Thursday, December 5, 2019

My Roosters and Other Stories

At one time, in another land and far far away, while Keith was still alive, 
we had over a hundred chickens, ducks, geese and/or turkeys. 

At one time, we had 16 roosters, and I am not exaggerating, we 
literally had sixteen among the four hen houses. 


This is a shot of the little red hen house, where our bantams lived. 
The little fence Keith made around the front deck is gone, and you can 
see the ramp is simply leaning, and no longer attached.  The last 
chickens that lived in there were probably eight years ago, 
and two years ago, it sheltered the four feral kittens I took in 
from Kitty Cat Connection, until the raccoons broke them out. 
Right now, I have it bedded with straw inside, and the door is propped open so that 
Rusty, the feral cat, can get inside and sleep if he needs to get out of the weather. 

This little hen house was always a problem, I had to keep a short ladder under it, 
and stand on it to crawl in and reach for eggs.... and it was hard to reach with a heat lamp (that still hangs in there)... I had to run a line from the old hen house to it for bitter cold.  

(Chickens should not need a heat supplement, but this hen house was not well 
insulated). 


That's Ferdie, my old rooster (really only three years old!) 

He is the father of Buddy, 
his clone. 


They look like twins. 


And Singleton, who is actually a year older than Buddy. 

Singleton spent the summer at the Ag Hall with six hens, 
and is home for the winter. 

I am lucky, all three are very mellow roosters, 
but the two younger have started running dad out of the half of the yard 
that comprises the chicken's domain. 

He spends his days hanging out by the deck, but never coming up on it. 

He eats birdseed and drinks from the water I keep out for the wildings, and in the evening, 
I put him back in the big hen house, where he avoids his son Buddy. 

This is why I quit hatching, though I fully intended to when I moved back, 
there is a 50/50 chance you will get cockerels and no one wants them.  I actually don't know 
anyone anymore who butchers their birds to eat, so these three will live here until they die. 


I absolutely love to watch the squirrels, I look for them daily.  They drink out of the fortex you see, 
and I keep seed at the base of the big maple.  There is another heated water container to the right, out of the camera range. 


They literally run back and forth all morning, there are actually four eating here, but only two in this picture. 


They aren't the only things eating here. 

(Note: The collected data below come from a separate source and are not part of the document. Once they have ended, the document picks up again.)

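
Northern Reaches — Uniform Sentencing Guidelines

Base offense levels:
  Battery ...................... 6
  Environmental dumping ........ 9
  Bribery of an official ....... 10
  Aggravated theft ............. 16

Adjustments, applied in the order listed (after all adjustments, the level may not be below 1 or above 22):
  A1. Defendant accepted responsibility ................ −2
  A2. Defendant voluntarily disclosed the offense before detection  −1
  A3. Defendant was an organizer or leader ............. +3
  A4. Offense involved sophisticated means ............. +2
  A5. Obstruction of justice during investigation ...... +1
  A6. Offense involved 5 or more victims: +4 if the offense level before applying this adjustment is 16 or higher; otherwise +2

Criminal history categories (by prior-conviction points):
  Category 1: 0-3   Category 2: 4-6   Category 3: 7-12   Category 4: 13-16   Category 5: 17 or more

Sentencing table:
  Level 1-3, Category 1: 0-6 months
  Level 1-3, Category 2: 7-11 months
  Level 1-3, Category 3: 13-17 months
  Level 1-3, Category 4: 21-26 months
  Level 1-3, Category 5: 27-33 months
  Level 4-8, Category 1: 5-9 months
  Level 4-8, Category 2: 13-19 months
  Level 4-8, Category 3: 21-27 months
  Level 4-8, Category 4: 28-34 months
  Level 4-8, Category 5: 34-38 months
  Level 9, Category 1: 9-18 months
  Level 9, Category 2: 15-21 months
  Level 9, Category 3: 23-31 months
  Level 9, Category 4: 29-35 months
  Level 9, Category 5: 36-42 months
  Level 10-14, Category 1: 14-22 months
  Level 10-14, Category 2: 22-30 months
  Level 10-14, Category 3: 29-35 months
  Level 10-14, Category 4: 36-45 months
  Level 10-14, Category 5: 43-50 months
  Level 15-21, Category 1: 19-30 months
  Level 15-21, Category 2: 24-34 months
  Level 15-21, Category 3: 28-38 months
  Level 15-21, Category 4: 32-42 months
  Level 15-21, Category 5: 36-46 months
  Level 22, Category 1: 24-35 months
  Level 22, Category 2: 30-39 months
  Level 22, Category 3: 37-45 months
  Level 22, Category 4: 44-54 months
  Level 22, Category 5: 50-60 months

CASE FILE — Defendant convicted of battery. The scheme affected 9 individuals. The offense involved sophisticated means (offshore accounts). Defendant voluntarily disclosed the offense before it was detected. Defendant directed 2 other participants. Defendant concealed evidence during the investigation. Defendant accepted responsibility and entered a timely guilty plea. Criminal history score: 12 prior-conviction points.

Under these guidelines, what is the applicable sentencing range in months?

Base offense level for battery: 6.
A1 applies: 6 − 2 = 4.
A2 applies: 4 − 1 = 3.
A3 applies: 3 + 3 = 6.
A4 applies: 6 + 2 = 8.
A5 applies: 8 + 1 = 9.
A6 applies (level before this adjustment is 9 < 16, so +2): 9 + 2 = 11.
Final offense level: 11.
Criminal history: 12 prior points → Category 3 (7-12).
Level 11 falls in the 10-14 band.
Grid: Level 10-14 × Category 3 = 29-35 months.

29-35 months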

Elvis, the black possum in the rear (has a black outer coat) is often pushed away by this larger possum, who is living under the little hen house, the one that is empty now.  I literally have to watch the birds in the evening, because the girls of the big hen house will not go in if the possum is out eating.  He often comes out while it is still day light, so I keep an eye on things in the late afternoon. 

Today a blogger/Instagram poster wrote about rehoming one of her surplus roosters, and 
discovered the hen house at the new home had not been cleaned in months. Well, 
that is the sad state of affairs here.  During the summer, while I struggled with my leg, 
I managed to rake mine out once, and clean it decently.  I need to do it again. 
I am going to try to get to it on Saturday, when we should still have decent weather. 
Our temps are going to fall precipitously next week. 

The old hen house has been cleaned several times (the ducks were in there in the summer), 
but the big hen house needs a good raking out.  I used to take all that over to the compost heap, but 
now I rake it into the fenced yard, and it is picked over by the hens, and adds to the dirt in there. 



Ten years ago, while I cooked our meal, Keith spent a cold Thanksgiving wiring a receptacle on the deck so I could have some Christmas lights.  I'll never forget the selflessness, he 
could have watched football but did this because he knew I wanted some lights. 
We had a good meal and then turned them on for the first time. 

This fall, I had my nephew re-wire them and make it so the porch light 
could be off while they were on, and every time I look out the door, 
I think of how Keith worked so hard that day. 



This sweet little girl has been such a good addition to our lives. 


I have had day after day like this, yesterday was 14,000 plus steps. 

We are still working hard to get the National Agricultural Center ready for the 
Santa Express and Country Christmas on the 14th and 15th. 

One of the men volunteers said yesterday "And then we have to take it 
all down".... JANUARY, I pray.  The only thing I am going to do is 
bring home those of my things that I need for Christmas here. 

I'll take some pictures when I am there tomorrow, so you can see how things have 
progressed.  If you are local, it is going to be really spectacular, and we charge only 5.00 a CARLOAD for admittance.  

The volunteers and employees Judy and Cameron have been working countless hours to make it a great experience for families. 

I checked out Cabela's Christmas Wonderland yesterday, it is 
very small, and they charge 20.00 for a child to sit on Santa's lap and get a picture. 



A blast from the Calamity Acres past. 

(Big Mama, Yankee, and Inca) 


Three of our four little pug girls, Abby, Gertie, and Hannah, resting her head on Gertie. 


Keith loved Christmas... he is ready for it this year.